I'm learning about proportions in the book "the ART of PROBLEM SOLVING". In particular I don't understand what the author means when he says:
"two quantities are in a directly proportional relationship when their quotiënt is a constant when all else is held constant" and "two quantities are in inverse proportion if they have a constant product when all else is held constant"
I understand:
direct proportion: x/y = c if x goes up, y also goes up which keeps the fraction constant
inverse proportion: x*y= c if x goes up, y goes down which keeps the product constant
I just don't understand what the author means with "when all else is held constant". Even if other variables change, the proportions would still be related by the same constant. What is the "all else" he is referring to? Isn't the idea of a constant that it stays constant whatever is going on?
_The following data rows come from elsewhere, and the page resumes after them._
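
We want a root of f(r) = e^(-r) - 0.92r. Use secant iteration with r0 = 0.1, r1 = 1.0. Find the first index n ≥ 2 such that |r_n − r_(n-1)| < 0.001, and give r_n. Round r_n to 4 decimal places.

f(0.1) = 0.812837, f(1.0) = -0.552121
r2 = 1.000000 − (-0.552121)·(0.900000)/(-1.364958) = 0.635953;  |Δ| = 0.364047
f(0.635953) = -0.055646
r3 = 0.635953 − (-0.055646)·(-0.364047)/(0.496474) = 0.595150;  |Δ| = 0.040804
f(0.595150) = 0.003942
r4 = 0.595150 − 0.003942·(-0.040804)/(0.059589) = 0.597849;  |Δ| = 0.002699
f(0.597849) = -0.000028
r5 = 0.597849 − (-0.000028)·(0.002699)/(-0.003970) = 0.597830;  |Δ| = 0.000019
|r5 − r4| = 0.000019 < 0.001

n = 5, r_n = 0.5978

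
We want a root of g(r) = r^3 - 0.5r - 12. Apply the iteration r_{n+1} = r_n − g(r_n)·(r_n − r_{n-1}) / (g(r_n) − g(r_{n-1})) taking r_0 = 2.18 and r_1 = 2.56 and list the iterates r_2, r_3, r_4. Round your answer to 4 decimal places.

g(2.18) = -2.729768, g(2.56) = 3.497216
r_2 = 2.560000 − 3.497216·(2.560000 − 2.180000) / (3.497216 − (-2.729768)) = 2.560000 − (1.328942)/(6.226984) = 2.346583
g(2.346583) = -0.251940
r_3 = 2.346583 − (-0.251940)·(2.346583 − 2.560000) / (-0.251940 − 3.497216) = 2.346583 − (0.053768)/(-3.749156) = 2.360925
g(2.360925) = -0.020749
r_4 = 2.360925 − (-0.020749)·(2.360925 − 2.346583) / (-0.020749 − (-0.251940)) = 2.360925 − (-0.000298)/(0.231191) = 2.362212

2.3466, 2.3609, 2.3622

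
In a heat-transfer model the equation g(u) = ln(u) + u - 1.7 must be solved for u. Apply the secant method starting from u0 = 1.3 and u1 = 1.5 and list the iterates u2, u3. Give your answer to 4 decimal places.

g(1.3) = -0.137636, g(1.5) = 0.205465
u2 = 1.500000 − 0.205465·(1.500000 − 1.300000) / (0.205465 − (-0.137636)) = 1.500000 − (0.041093)/(0.343101) = 1.380230
g(1.380230) = 0.002481
u3 = 1.380230 − 0.002481·(1.380230 − 1.500000) / (0.002481 − 0.205465) = 1.380230 − (-0.000297)/(-0.202984) = 1.378767

1.3802, 1.3788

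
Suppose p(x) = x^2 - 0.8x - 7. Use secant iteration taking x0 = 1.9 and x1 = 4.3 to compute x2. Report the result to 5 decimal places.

2.80926

p(1.9) = -4.9100000, p(4.3) = 8.0500000
x2 = 4.3000000 − 8.0500000·(4.3000000 − 1.9000000) / (8.0500000 − (-4.9100000)) = 4.3000000 − (19.3200000)/(12.9600000) = 2.8092593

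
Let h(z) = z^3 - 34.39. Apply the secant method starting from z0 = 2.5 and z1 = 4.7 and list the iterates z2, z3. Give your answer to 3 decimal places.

2.968, 3.152

h(2.5) = -18.76500, h(4.7) = 69.43300
z2 = 4.70000 − 69.43300·(4.70000 − 2.50000) / (69.43300 − (-18.76500)) = 4.70000 − (152.75260)/(88.19800) = 2.96807
h(2.96807) = -8.24292
z3 = 2.96807 − (-8.24292)·(2.96807 − 4.70000) / (-8.24292 − 69.43300) = 2.96807 − (14.27614)/(-77.67592) = 3.15186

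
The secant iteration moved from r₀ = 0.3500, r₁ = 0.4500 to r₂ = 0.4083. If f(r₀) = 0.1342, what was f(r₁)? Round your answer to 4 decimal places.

-0.0960

The secant line through (0.3500, 0.1342) and (0.4500, f(r₁)) crosses zero at r₂ = 0.4083.
So (0.3500, 0.1342), (0.4500, f(r₁)), (0.4083, 0) are collinear:
f(r₁) = 0.1342 · (0.4500 − 0.4083) / (0.3500 − 0.4083) = 0.1342 · (0.041700)/(-0.058300) = -0.095989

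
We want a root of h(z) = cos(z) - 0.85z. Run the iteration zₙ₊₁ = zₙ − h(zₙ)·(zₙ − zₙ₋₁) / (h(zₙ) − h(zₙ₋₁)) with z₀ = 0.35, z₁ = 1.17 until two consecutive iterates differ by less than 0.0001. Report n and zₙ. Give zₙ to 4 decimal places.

h(0.35) = 0.641873, h(1.17) = -0.604348
z₂ = 1.170000 − (-0.604348)·(0.820000)/(-1.246221) = 0.772345;  |Δ| = 0.397655
h(0.772345) = 0.059783
z₃ = 0.772345 − 0.059783·(-0.397655)/(0.664131) = 0.808141;  |Δ| = 0.035795
h(0.808141) = 0.003924
z₄ = 0.808141 − 0.003924·(0.035795)/(-0.055858) = 0.810656;  |Δ| = 0.002515
h(0.810656) = -0.000034
z₅ = 0.810656 − (-0.000034)·(0.002515)/(-0.003958) = 0.810634;  |Δ| = 0.000021
|z₅ − z₄| = 0.000021 < 0.0001

n = 5, zₙ = 0.8106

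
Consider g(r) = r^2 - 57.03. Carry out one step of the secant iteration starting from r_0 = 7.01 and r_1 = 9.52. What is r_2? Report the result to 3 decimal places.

7.487

g(7.01) = -7.88990, g(9.52) = 33.60040
r_2 = 9.52000 − 33.60040·(9.52000 − 7.01000) / (33.60040 − (-7.88990)) = 9.52000 − (84.33700)/(41.49030) = 7.48731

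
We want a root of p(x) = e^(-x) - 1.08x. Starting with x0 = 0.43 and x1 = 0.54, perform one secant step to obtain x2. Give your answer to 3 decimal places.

p(0.43) = 0.18611, p(0.54) = -0.00045
x2 = 0.54000 − (-0.00045)·(0.54000 − 0.43000) / (-0.00045 − 0.18611) = 0.54000 − (-0.00005)/(-0.18656) = 0.53973

0.540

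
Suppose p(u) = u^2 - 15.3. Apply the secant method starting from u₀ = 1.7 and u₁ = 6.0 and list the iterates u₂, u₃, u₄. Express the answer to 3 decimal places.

3.312, 3.777, 3.923

p(1.7) = -12.41000, p(6.0) = 20.70000
u₂ = 6.00000 − 20.70000·(6.00000 − 1.70000) / (20.70000 − (-12.41000)) = 6.00000 − (89.01000)/(33.11000) = 3.31169
p(3.31169) = -4.33272
u₃ = 3.31169 − (-4.33272)·(3.31169 − 6.00000) / (-4.33272 − 20.70000) = 3.31169 − (11.64770)/(-25.03272) = 3.77699
p(3.77699) = -1.03437
u₄ = 3.77699 − (-1.03437)·(3.77699 − 3.31169) / (-1.03437 − (-4.33272)) = 3.77699 − (-0.48129)/(3.29835) = 3.92291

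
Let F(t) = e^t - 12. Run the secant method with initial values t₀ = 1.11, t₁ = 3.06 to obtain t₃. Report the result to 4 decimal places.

2.3698

F(1.11) = -8.965642, F(3.06) = 9.327557
t₂ = 3.060000 − 9.327557·(3.060000 − 1.110000) / (9.327557 − (-8.965642)) = 3.060000 − (18.188736)/(18.293199) = 2.065710
F(2.065710) = -4.109098
t₃ = 2.065710 − (-4.109098)·(2.065710 − 3.060000) / (-4.109098 − 9.327557) = 2.065710 − (4.085633)/(-13.436655) = 2.369777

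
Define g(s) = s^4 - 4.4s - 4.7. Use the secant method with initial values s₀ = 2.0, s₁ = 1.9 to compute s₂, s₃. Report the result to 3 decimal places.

1.901, 1.901

g(2.0) = 2.50000, g(1.9) = -0.02790
s₂ = 1.90000 − (-0.02790)·(1.90000 − 2.00000) / (-0.02790 − 2.50000) = 1.90000 − (0.00279)/(-2.52790) = 1.90110
g(1.90110) = -0.00245
s₃ = 1.90110 − (-0.00245)·(1.90110 − 1.90000) / (-0.00245 − (-0.02790)) = 1.90110 − (0.00000)/(0.02545) = 1.90121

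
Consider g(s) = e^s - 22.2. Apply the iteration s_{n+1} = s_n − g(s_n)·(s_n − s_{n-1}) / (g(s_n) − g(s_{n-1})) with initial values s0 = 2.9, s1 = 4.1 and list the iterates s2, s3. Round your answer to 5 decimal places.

g(2.9) = -4.0258546, g(4.1) = 38.1402876
s2 = 4.1000000 − 38.1402876·(4.1000000 − 2.9000000) / (38.1402876 − (-4.0258546)) = 4.1000000 − (45.7683451)/(42.1661422) = 3.0145712
g(3.0145712) = -1.8196500
s3 = 3.0145712 − (-1.8196500)·(3.0145712 − 4.1000000) / (-1.8196500 − 38.1402876) = 3.0145712 − (1.9751005)/(-39.9599376) = 3.0639982

3.01457, 3.06400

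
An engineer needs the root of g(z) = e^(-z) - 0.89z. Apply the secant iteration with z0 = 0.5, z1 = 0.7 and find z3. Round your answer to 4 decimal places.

0.6103

g(0.5) = 0.161531, g(0.7) = -0.126415
z2 = 0.700000 − (-0.126415)·(0.700000 − 0.500000) / (-0.126415 − 0.161531) = 0.700000 − (-0.025283)/(-0.287945) = 0.612195
g(0.612195) = -0.002695
z3 = 0.612195 − (-0.002695)·(0.612195 − 0.700000) / (-0.002695 − (-0.126415)) = 0.612195 − (0.000237)/(0.123720) = 0.610283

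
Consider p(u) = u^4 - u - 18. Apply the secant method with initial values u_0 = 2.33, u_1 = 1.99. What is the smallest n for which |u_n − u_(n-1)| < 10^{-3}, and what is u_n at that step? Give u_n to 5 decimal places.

n = 5, u_n = 2.11785

p(2.33) = 9.1429552, p(1.99) = -4.3076080
u_2 = 1.9900000 − (-4.3076080)·(-0.3400000)/(-13.4505632) = 2.0988866;  |Δ| = 0.1088866
p(2.0988866) = -0.6919969
u_3 = 2.0988866 − (-0.6919969)·(0.1088866)/(3.6156111) = 2.1197266;  |Δ| = 0.0208400
p(2.1197266) = 0.0694874
u_4 = 2.1197266 − 0.0694874·(0.0208400)/(0.7614844) = 2.1178249;  |Δ| = 0.0019017
p(2.1178249) = -0.0009640
u_5 = 2.1178249 − (-0.0009640)·(-0.0019017)/(-0.0704514) = 2.1178509;  |Δ| = 0.0000260
|u_5 − u_4| = 0.0000260 < 10^{-3}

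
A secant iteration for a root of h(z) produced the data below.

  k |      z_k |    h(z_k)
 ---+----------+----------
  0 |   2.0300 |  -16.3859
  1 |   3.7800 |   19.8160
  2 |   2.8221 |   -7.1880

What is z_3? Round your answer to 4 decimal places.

z_3 = 2.8221 − (-7.1880)·(2.8221 − 3.7800) / (-7.1880 − 19.8160)
   = 2.8221 − (6.885385)/(-27.004000) = 3.077076

3.0771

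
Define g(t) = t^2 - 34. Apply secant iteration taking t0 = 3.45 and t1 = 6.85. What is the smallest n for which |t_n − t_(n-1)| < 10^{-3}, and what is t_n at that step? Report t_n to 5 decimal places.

g(3.45) = -22.0975000, g(6.85) = 12.9225000
t2 = 6.8500000 − 12.9225000·(3.4000000)/(35.0200000) = 5.5953883;  |Δ| = 1.2546117
g(5.5953883) = -2.6916292
t3 = 5.5953883 − (-2.6916292)·(-1.2546117)/(-15.6141292) = 5.8116636;  |Δ| = 0.2162752
g(5.8116636) = -0.2245664
t4 = 5.8116636 − (-0.2245664)·(0.2162752)/(2.4670628) = 5.8313502;  |Δ| = 0.0196866
g(5.8313502) = 0.0046453
t5 = 5.8313502 − 0.0046453·(0.0196866)/(0.2292117) = 5.8309512;  |Δ| = 0.0003990
|t5 − t4| = 0.0003990 < 10^{-3}

n = 5, t_n = 5.83095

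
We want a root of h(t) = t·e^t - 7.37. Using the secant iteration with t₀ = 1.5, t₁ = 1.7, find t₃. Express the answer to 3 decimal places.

1.555

h(1.5) = -0.64747, h(1.7) = 1.93571
t₂ = 1.70000 − 1.93571·(1.70000 − 1.50000) / (1.93571 − (-0.64747)) = 1.70000 − (0.38714)/(2.58318) = 1.55013
h(1.55013) = -0.06567
t₃ = 1.55013 − (-0.06567)·(1.55013 − 1.70000) / (-0.06567 − 1.93571) = 1.55013 − (0.00984)/(-2.00138) = 1.55505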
He quite literally means all other values need to be constant. Take the ideal gas law for instance. $$PV=nRT$$ (The meaning of the variables does not matter for this example.) $P$ and $V$ are inversely proportional if and only if $n$, $R$, and $T$ all constant because if, for example, $T$ changed, the product of the two number $P$ and $V$ would not change exactly proportional to each other.
The same holds true for direct proportion too. $$\frac{P}{T} = \frac{nR}{V}$$ $P$ and $T$ have a constant quotient if and only if none of the other values $n$, $R$, or $V$ change.